Sie könnten fragen, ob der historische Buddha nicht mehr am Leben war, wie er das Rad noch einmal hätte drehen können? Einige schöne Mythen entstanden, um diese Frage zu beantworten. Der Buddha soll die zweite Wendung in Predigten offenbart haben, die auf dem Geiergipfel in Indien gehalten wurden. Der Inhalt dieser Predigten wurde jedoch von übernatürlichen Wesen namens Nagas verborgen gehalten und erst enthüllt, wenn die Menschen dazu bereit waren.
Eine andere Möglichkeit, die zweite Wende zu erklären, besteht darin, dass die Grundelemente der zweiten Wende in den Predigten des historischen Buddha zu finden sind, die hier und da wie Samen gepflanzt wurden. Es dauerte ungefähr 500 Jahre, bis die Samen im Geist der Lebewesen zu sprießen begannen . Dann kamen große Weise wie Nagarjuna hervor, um die Stimme Buddhas in der Welt zu sein.
Die zweite Wende gab uns die Vollkommenheit der Weisheitslehren. Die Hauptkomponente dieser Lehren ist Sunyata, Leere. Dies stellt ein tieferes Verständnis der Natur der Existenz dar als die erste Umkehrungslehre der Anatta. Weitere Informationen hierzu finden Sie unter "Sunyata oder Leere: Die Perfektion der Weisheit".

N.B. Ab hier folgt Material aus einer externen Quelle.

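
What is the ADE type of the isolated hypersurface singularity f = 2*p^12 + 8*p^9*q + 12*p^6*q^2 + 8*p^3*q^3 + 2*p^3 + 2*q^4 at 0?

The Hessian of f at 0 is [[0, 0], [0, 0]] with rank 0, so corank 2. A Groebner basis of the Jacobian ideal J(f) in C{p,q} is {q^3, p^2}; counting standard monomials gives mu = 6. Corank 2; j^3 = 2*p^3 is a perfect cube, so E-series; the 4-jet and mu = 6 give E_6.

E6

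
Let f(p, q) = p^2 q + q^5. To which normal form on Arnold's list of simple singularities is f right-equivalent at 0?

The Hessian of f at 0 has rank 0. Corank 2; j^3 = p^2*q has shape L^2 M (L != M), so D-series; mu = 6 gives D_6.

D_6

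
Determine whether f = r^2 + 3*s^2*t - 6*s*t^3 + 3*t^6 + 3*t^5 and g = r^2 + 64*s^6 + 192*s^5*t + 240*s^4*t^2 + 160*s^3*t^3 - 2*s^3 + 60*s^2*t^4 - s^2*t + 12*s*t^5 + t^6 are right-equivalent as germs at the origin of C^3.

The Hessian of f at 0 is [[0, 0, 0], [0, 0, 0], [0, 0, 2]] with rank 1, so corank 2. A Groebner basis of the Jacobian ideal J(f) in C{s,t,r} is {s^3, s^2*t + s^2/6 - s*t^2/6, -s*t + t^3, r}; counting standard monomials gives mu = 7. Corank 2; j^3 = 3*s^2*t has shape L^2 M (L != M), so D-series; mu = 7 gives D_7. The Hessian of g at 0 is [[0, 0, 0], [0, 0, 0], [0, 0, 2]] with rank 1, so corank 2. A Groebner basis of the Jacobian ideal J(g) in C{s,t,r} is {s*t/12 + t^5, s*t^2, s^2 + s*t/2, r}; counting standard monomials gives mu = 7. Corank 2; j^3 = -s^2*(2*s + t) has shape L^2 M (L != M), so D-series; mu = 7 gives D_7. Both have type D_7, hence right-equivalent.

Yes.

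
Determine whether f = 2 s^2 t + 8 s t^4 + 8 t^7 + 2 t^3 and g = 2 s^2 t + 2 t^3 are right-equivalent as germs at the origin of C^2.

Yes.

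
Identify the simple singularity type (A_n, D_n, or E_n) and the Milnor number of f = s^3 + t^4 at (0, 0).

The Hessian of f at 0 has rank 0. Corank 2; j^3 = s^3 is a perfect cube, so E-series; the 4-jet and mu = 6 give E_6.

Type E_{6}, Milnor number mu = 6.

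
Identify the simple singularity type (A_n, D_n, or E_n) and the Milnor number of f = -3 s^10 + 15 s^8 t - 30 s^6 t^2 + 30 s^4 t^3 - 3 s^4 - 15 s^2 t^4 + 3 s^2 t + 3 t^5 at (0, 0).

The Hessian of f at 0 has rank 0. Corank 2; j^3 = 3*s^2*t has shape L^2 M (L != M), so D-series; mu = 6 gives D_6.

Type D_6, Milnor number mu = 6.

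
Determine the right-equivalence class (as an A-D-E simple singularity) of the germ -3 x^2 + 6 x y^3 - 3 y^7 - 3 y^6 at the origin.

A_6

The Hessian of f at 0 has rank 1. Corank 1: A-series; mu = 6 gives A_6.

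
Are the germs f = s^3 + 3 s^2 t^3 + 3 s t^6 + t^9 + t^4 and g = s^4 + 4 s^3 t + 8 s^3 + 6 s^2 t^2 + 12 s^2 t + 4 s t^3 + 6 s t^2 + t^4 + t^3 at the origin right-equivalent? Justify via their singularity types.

Yes.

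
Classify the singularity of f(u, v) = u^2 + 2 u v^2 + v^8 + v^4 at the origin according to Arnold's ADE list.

A7

The Hessian of f at 0 has rank 1. Corank 1: A-series; mu = 7 gives A_7.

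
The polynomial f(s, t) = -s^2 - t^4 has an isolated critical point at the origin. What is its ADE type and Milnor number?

Type A_{3}, Milnor number mu = 3.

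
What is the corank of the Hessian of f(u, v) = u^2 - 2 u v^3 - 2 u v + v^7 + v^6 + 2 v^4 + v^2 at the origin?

The Hessian at 0 is [[2, -2], [-2, 2]] of rank 1; hence corank 1.

1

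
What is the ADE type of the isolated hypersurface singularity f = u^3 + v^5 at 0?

The Hessian of f at 0 is [[0, 0], [0, 0]] with rank 0, so corank 2. A Groebner basis of the Jacobian ideal J(f) in C{u,v} is {v^4, u^2}; counting standard monomials gives mu = 8. Corank 2; j^3 = u^3 is a perfect cube, so E-series; the 5-jet and mu = 8 give E_8.

E_{8}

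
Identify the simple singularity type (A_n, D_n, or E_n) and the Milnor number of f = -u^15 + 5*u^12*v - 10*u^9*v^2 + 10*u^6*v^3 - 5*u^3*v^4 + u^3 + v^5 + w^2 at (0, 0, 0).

Type E_{8}, Milnor number mu = 8.

The Hessian of f at 0 is [[0, 0, 0], [0, 0, 0], [0, 0, 2]] with rank 1, so corank 2. A Groebner basis of the Jacobian ideal J(f) in C{u,v,w} is {v^4, u^2, w}; counting standard monomials gives mu = 8. Corank 2; j^3 = u^3 is a perfect cube, so E-series; the 5-jet and mu = 8 give E_8.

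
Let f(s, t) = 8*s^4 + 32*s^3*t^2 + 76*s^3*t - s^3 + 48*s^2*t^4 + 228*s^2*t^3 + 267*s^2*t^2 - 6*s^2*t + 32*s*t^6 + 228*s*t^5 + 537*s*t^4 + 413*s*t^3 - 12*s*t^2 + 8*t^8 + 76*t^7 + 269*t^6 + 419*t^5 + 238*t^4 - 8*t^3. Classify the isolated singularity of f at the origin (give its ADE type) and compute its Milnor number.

Type E7, Milnor number mu = 7.

The Hessian of f at 0 has rank 0. Corank 2; j^3 = -(s + 2*t)^3 is a perfect cube, so E-series; the 4-jet and mu = 7 give E_7.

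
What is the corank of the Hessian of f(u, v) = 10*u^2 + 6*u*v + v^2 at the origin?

0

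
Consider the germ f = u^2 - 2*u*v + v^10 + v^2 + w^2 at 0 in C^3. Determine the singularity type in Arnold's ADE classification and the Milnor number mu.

Type A_9, Milnor number mu = 9.

The Hessian of f at 0 has rank 2. Corank 1: A-series; mu = 9 gives A_9.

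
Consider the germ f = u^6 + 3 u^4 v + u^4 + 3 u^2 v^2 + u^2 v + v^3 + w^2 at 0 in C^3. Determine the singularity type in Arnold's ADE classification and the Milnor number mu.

The Hessian of f at 0 has rank 1. Corank 2; j^3 = v*(u^2 + v^2) splits into three distinct lines over C (the quadratic factor has nonzero discriminant), so D_4.

Type D_4, Milnor number mu = 4.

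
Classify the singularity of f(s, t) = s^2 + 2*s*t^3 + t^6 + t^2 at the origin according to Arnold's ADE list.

The Hessian of f at 0 has rank 2. Corank 0: nondegenerate Morse point, so A_1.

A1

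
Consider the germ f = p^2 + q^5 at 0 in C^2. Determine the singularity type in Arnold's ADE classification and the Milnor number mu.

Type A_4, Milnor number mu = 4.

The Hessian of f at 0 has rank 1. Corank 1: A-series; mu = 4 gives A_4.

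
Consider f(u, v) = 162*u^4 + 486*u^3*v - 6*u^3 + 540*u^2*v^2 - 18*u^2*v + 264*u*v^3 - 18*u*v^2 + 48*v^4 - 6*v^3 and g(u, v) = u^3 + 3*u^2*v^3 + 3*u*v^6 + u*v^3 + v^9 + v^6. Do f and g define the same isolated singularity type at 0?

Yes.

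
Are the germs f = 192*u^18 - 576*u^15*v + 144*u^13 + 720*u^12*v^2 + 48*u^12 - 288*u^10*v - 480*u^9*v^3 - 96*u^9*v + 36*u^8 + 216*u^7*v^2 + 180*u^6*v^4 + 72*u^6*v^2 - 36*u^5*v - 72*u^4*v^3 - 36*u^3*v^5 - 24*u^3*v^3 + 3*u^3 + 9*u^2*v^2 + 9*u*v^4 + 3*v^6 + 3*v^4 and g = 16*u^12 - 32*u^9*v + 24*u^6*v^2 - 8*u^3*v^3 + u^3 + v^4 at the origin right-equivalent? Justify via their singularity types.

Yes.

The Hessian of f at 0 is [[0, 0], [0, 0]] with rank 0, so corank 2. A Groebner basis of the Jacobian ideal J(f) in C{u,v} is {u^3, u^2*v, u^2/2 + u*v^2, v^3}; counting standard monomials gives mu = 6. Corank 2; j^3 = 3*u^3 is a perfect cube, so E-series; the 4-jet and mu = 6 give E_6. The Hessian of g at 0 is [[0, 0], [0, 0]] with rank 0, so corank 2. A Groebner basis of the Jacobian ideal J(g) in C{u,v} is {v^3, u^2}; counting standard monomials gives mu = 6. Corank 2; j^3 = u^3 is a perfect cube, so E-series; the 4-jet and mu = 6 give E_6. Both have type E_6, hence right-equivalent.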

Die zweite Wende entfernte sich ebenfalls vom Fokus auf die individuelle Erleuchtung. Das zweite Ideal der Übung ist der Bodhisattva, der danach strebt, alle Wesen zur Erleuchtung zu bringen. In der Tat lesen wir im Diamant-Sutra, dass individuelle Erleuchtung nicht möglich ist:
"... alle Lebewesen werden irgendwann von mir zum endgültigen Nirvana geführt, dem endgültigen Ende des Kreislaufs von Geburt und Tod. Und wenn diese unergründliche, unendliche Anzahl von Lebewesen alle befreit wurde, in Wahrheit nicht einmal ein einziges Sein wurde tatsächlich befreit.
"Warum Subhuti? Wenn ein Bodhisattva immer noch an den Illusionen von Formen oder Phänomenen wie einem Ego, einer Persönlichkeit, einem Selbst, einer getrennten Person oder einem ewig existierenden universellen Selbst haftet, dann ist diese Person kein Bodhisattva."
Reb Anderson schreibt, dass die zweite Wende "die vorherige Methode und den vorherigen Weg auf der Grundlage eines konzeptuellen Ansatzes zur Befreiung widerlegt". Während die erste Wende begriffliches Wissen nutzte, kann die Weisheit der zweiten Wende nicht im begrifflichen Wissen gefunden werden.
Das dritte Drehen des Dharma-Rades
Die dritte Kurve ist schwieriger zu bestimmen. Es entstand anscheinend nicht lange nach der zweiten Wende und hatte ähnliche mythische und mystische Ursprünge. Es ist eine noch tiefere Offenbarung der Natur der Wahrheit.
Das Hauptaugenmerk der dritten Wende liegt auf der Buddha-Natur. Die Lehre der Buddha-Natur wird vom Dzogchen Ponlop Rinpoche folgendermaßen beschrieben:
"Diese [Lehre] erklärt, dass die fundamentale Natur des Geistes im Zustand der Buddhaschaft völlig rein und ursprünglich ist. Es ist der absolute Buddha. Er hat sich seit anfangsloser Zeit nie verändert. Sein Wesen ist Weisheit und Mitgefühl, das unvorstellbar tief und weitreichend ist. "
Da alle Wesen im Grunde genommen die Natur Buddhas sind, können alle Wesen Erleuchtung verwirklichen.
Reb Anderson nennt die dritte Wendung "einen logischen Ansatz, der auf der Widerlegung der Logik beruht".
"In der dritten Kurve finden wir eine Präsentation der ersten Kurve, die mit der zweiten Kurve übereinstimmt", sagt Reb Anderson. "Uns wird ein systematischer Weg und eine konzeptionelle Herangehensweise geboten, die frei von Selbst sind."
Der Dzogchen Ponlop Rinpoche sagte:
... unsere fundamentale Natur des Geistes ist eine leuchtende Weite des Bewusstseins, die jenseits aller begrifflichen Erfindungen und völlig frei von Gedankenbewegungen ist. Es ist die Vereinigung von Leere und Klarheit, von Raum und strahlendem Bewusstsein, die mit überragenden und unermesslichen Eigenschaften ausgestattet ist. Aus dieser Grundnatur der Leere drückt sich alles aus; daraus entsteht und manifestiert sich alles.
Weil dies so ist, sind alle Wesen ohne ein bleibendes Selbst, können jedoch Erleuchtung erkennen und in das Nirvana eintreten.